Cette forme de peinture est un art particulier dans le milieu des pêcheurs. Une belle pirogue bien décorée, porte chance, éloigne les mauvais esprits, donne envie d’aller opérer en haute mer.

 Selon Elimane Diop, un orfèvre en la matière, âgé de 41 ans et qui s’est consacré à ce métier pendant trente ans, «  si le propriétaire a la latitude de choisir le nom de la pirogue, l’effigie du chef religieux, du père, de la mère ou d’un parent très proche, qui doit être reproduite sur une façade de la pirogue, « c’est le peintre qui crée les motifs, qui apporte une plus-value à cette commande, en s’inspirant de ce milieu, ensuite, on organise une cérémonie, avant de mouiller la pirogue, c’est l’occasion où les parrains, les marraines, les marabouts qui sont présents pour conjurer le mauvais sort, sont prompts à remettre aux constructeurs, aux peintres ou autres artistes décorateurs, quelques espèces sonnantes, trébuchantes et grisonnantes, ici, c’est rare de voir une pirogue qui ne porte pas de dessins, il faut aussi préciser que de nombreux pêcheurs ne croient pas à ce qu’on raconte sur les symboles qui représentent cette peinture ».

 Elimane Diop est obligé souvent de travailler durant une à deux journées pour décorer une grande pirogue, notamment celle des filets à tourner, spécialisées dans la capture des sardinelles, « je me lève à 7 h du matin, pour terminer mon travail, le lendemain, vers 20 h, je prends la pause pour me restaurer, boire deux verres de thé et poursuivre ce travail pénible, méticuleux, pointilleux, exigeant, laborieux et harmonieux, si on me demande de m’inspirer d’une photo pour la reproduire sur une face de la pirogue, je n’aurais pas droit à l’erreur, il me faut donc une très grande concentration pour accomplir ce travail noble et exaltant ».

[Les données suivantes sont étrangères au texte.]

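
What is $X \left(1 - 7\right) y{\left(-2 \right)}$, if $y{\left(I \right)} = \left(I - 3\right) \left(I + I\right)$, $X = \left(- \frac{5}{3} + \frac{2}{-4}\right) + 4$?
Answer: $-220$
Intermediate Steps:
$X = \frac{11}{6}$ ($X = \left(\left(-5\right) \frac{1}{3} + 2 \left(- \frac{1}{4}\right)\right) + 4 = \left(- \frac{5}{3} - \frac{1}{2}\right) + 4 = - \frac{13}{6} + 4 = \frac{11}{6} \approx 1.8333$)
$y{\left(I \right)} = 2 I \left(-3 + I\right)$ ($y{\left(I \right)} = \left(-3 + I\right) 2 I = 2 I \left(-3 + I\right)$)
$X \left(1 - 7\right) y{\left(-2 \right)} = \frac{11 \left(1 - 7\right)}{6} \cdot 2 \left(-2\right) \left(-3 - 2\right) = \frac{11 \left(1 - 7\right)}{6} \cdot 2 \left(-2\right) \left(-5\right) = \frac{11 \left(1 - 7\right)}{6} \cdot 20 = \frac{11}{6} \left(-6\right) 20 = \left(-11\right) 20 = -220$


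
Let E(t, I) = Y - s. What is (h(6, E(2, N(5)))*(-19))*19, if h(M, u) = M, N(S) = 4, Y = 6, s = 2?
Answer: -2166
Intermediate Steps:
E(t, I) = 4 (E(t, I) = 6 - 1*2 = 6 - 2 = 4)
(h(6, E(2, N(5)))*(-19))*19 = (6*(-19))*19 = -114*19 = -2166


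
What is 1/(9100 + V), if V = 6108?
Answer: 1/15208 ≈ 6.5755e-5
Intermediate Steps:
1/(9100 + V) = 1/(9100 + 6108) = 1/15208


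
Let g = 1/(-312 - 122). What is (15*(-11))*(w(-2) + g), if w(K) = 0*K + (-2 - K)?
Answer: 165/434 ≈ 0.38018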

 Elimane a embrassé ce métier à l’âge de 6 ans. Il côtoyait son père, qui était un agent de Peyrissac et en même temps, un peintre et un mécanicien d’automobile et de moto.

Après ses études primaires à l’école Gracianet du sud de l’île, il s’est plongé dans cet art, bénéficiant par la même occasion de solides connaissances acquises auprès d’un dessinateur français du nom de Marc, qui n’avait pas hésité à lui apprendre les techniques d’utilisation du pinceau, dans son atelier aménagé à Sindoné.

 Une formation de très bonne qualité, qui lui a permis de réaliser de nombreuses œuvres d’art plastique, d’accompagner d’autres peintres chargés de peindre et de décorer toutes sortes de bâtiment.

 Et comme il est né à Guet-Ndar, il s’est rendu compte que les pêcheurs ne sont pas intéressés, dans leur majorité, à ces tableaux d’art plastique, il s’est focalisé sur la peinture des pirogues, « là, je me frotte les mains et j’enregistre souvent des chiffres d’affaires très intéressants et stimulants, dans ce créneau, nos activités sont florissantes, même s’il faut reconnaître que le travail n’est pas de tout repos et exige des compétences avérées, le client doit absolument être satisfait ».

Certaines commandes, a-t-il précisé, portent également sur la réalisation de drapeaux flottants, le traçage de figures géométriques, sur la décoration des embarcations avec des signes hiéroglyphiques, « Je reçois des commandes du Gandiolais, des trois quartiers de la Langue de Barbarie, de l’hydrobase, de Rao, Mpal, Gandon, Dakar, Mbour, Kayar, etc ».

Le problème qui se pose actuellement dans notre corporation, « est que nous sommes de plus en plus infiltrés par des jeunes qui n’ont aucune connaissance de ce métier, qui se précipitent pour accaparer certains marchés sans être capable de satisfaire entièrement nos clients, finalement, ils ne font que déprécier notre art, en nous causant de lourds préjudices et autres désagréments, ils feraient mieux de venir apprendre ce métier auprès de nous, en vue d’être en mesure de contribuer efficacement à cette grande croisade contre le chômage ».

Il m’arrive très souvent de faire des décorations, en écrivant le nom du propriétaire de l’embarcation, celui de son père, de sa mère ou de ses grands-parents, « là, il me faut absolument extérioriser mes talents de calligraphe ».  Il dessine ainsi beaucoup de ronds, qui lui viennent des canons des premiers galions portugais qui avaient occupé Saint-Louis avant l’arrivée des colons français.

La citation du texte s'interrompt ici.